In 1986, he completed an MBA from the University of California, Los Angeles with a focus on finance and accounting, and forged a career as an entrepreneur beginning in the mid-80's.

== International competition ==
A member of the U.S. National team from 1976 to 1988, after graduating Stanford he moved to Los Angeles in the beginning of the 1980s to focus more intensely on his US Team training. In international competition, he received gold medals at the Pan American Games in 1979 in San Juan, Puerto, Rico, in 1983 in Caracas, Venezuela, and in 1987 in Indianapolis, Indiana. In 1979, he won a team gold medal at the Student University Games in Mexico, City, Mexico. He won a silver medal at the 1986 Goodwill Games Team, took a fifth place at the 1982 World Championships in Guayaquil, Ecuador, and played with the U.S. team that took fourth place at the 1986 World Championships in Madrid, Spain.

==Olympics==
Burke qualified for the 1980 Moscow Olympics, but the U.S. did not compete due to their boycott of the event protesting Human rights violations in Russia.

==1984 Los Angeles Olympic silver==
Burke won a silver medal at the 1984 Summer Olympics in Los Angeles in the Men's Olympic water polo championship, where he was managed by Hall of Fame and Olympic Head Coach Monte Nitzkowski.
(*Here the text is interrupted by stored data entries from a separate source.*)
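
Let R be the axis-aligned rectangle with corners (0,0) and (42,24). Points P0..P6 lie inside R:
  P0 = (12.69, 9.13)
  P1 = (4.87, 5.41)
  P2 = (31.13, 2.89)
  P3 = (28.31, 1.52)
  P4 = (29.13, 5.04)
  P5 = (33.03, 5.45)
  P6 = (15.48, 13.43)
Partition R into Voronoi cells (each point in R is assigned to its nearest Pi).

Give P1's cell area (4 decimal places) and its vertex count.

Area of P1's cell: 152.2303 (4 vertices)

1. box [0,42]×[0,24]: [(0, 0) (42, 0) (42, 24) (0, 24)]
2. ⊥bis P1·P0 via (8.78,7.27): [(0, 0) (12.2384, 0) (0.8215, 24) (0, 24)]  |A|=156.7182
3. ⊥bis P1·P2 via (18,4.15): [(0, 0) (12.2384, 0) (0.8215, 24) (0, 24)]  |A|=156.7182
4. ⊥bis P1·P3 via (16.59,3.465): [(0, 0) (12.2384, 0) (0.8215, 24) (0, 24)]  |A|=156.7182
5. ⊥bis P1·P4 via (17,5.225): [(0, 0) (12.2384, 0) (0.8215, 24) (0, 24)]  |A|=156.7182
6. ⊥bis P1·P5 via (18.95,5.43): [(0, 0) (12.2384, 0) (0.8215, 24) (0, 24)]  |A|=156.7182
7. ⊥bis P1·P6 via (10.175,9.42): [(0, 22.8809) (0, 0) (12.2384, 0) (3.6524, 18.0491)]  |A|=152.2303
8. canonical 4-gon: [(0, 22.8809) (0, 0) (12.2384, 0) (3.6524, 18.0491)]
9. shoelace: 152.2303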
The teams from Yugoslavia, Italy, the Soviet Union, Hungary and Spain were the pre-Olympic favorites to medal in water polo. Responding to the U.S. boycott of the 1980 Moscow Olympics, the teams from Hungary and Russia did not attend in 1984. The U.S. and Yugoslavia won their first three matches, and met in the final game to determine who would take the gold and silver medals. Going into the third quarter of play, the U.S. team held a late 5–2 advantage over Yugoslavia, but were unable to make another goal, and Yugoslavia tied the score 5–5 with three unanswered goals, winning due having scored more total goals in Olympic play. Yugoslavia took the gold, West Germany the Bronze and Spain placed fourth.

===Honors===
In 1994, he was inducted into the USA Water Polo Hall of Fame.

===Marriages===
On August 25, 1984, shortly after the Olympics, at age 27 he married Candy Costie, of Seattle, Washington at St. Paul's Episcopal Church in Modesto, California, though the marriage ended in divorce after around eight years. Costie, originally from Seattle, Washington, was a 1984 Olympic gold medalist in duet synchronized swimming. While living in Lake Oswego, Oregon, at age 36 Burke married Barbara Joanna Allen around June, 1993. The couple would raise around four children.

==Professions==
In professional pursuits, around 1984 he and his wife Candy Costie formed Integrated Bakery Resources (IBR) in Lake Oswego, Oregon, a company that performed research on baking bread. Working over two decades in the business of baking, he started Innovative Cereal Systems (ICS) around 1985, a bread enzyme research company that performed research on enzymes, and serviced commercial bakeries. In 2005, Associated British Foods purchased his company Innovative Cereal Systems, and Cargil, a larger company with greater financial resources, and geographic scope, purchased his company Integrated Bakery Resources, which would eventually produce and market a range of baking related products including bread, bagel, and English Muffin mixes. He stayed as an executive with Cargill for around four years, then formed Whiteboard team, a consulting company. He was the owner of the Original Baking Company on West Avenue in Portland, Oregon.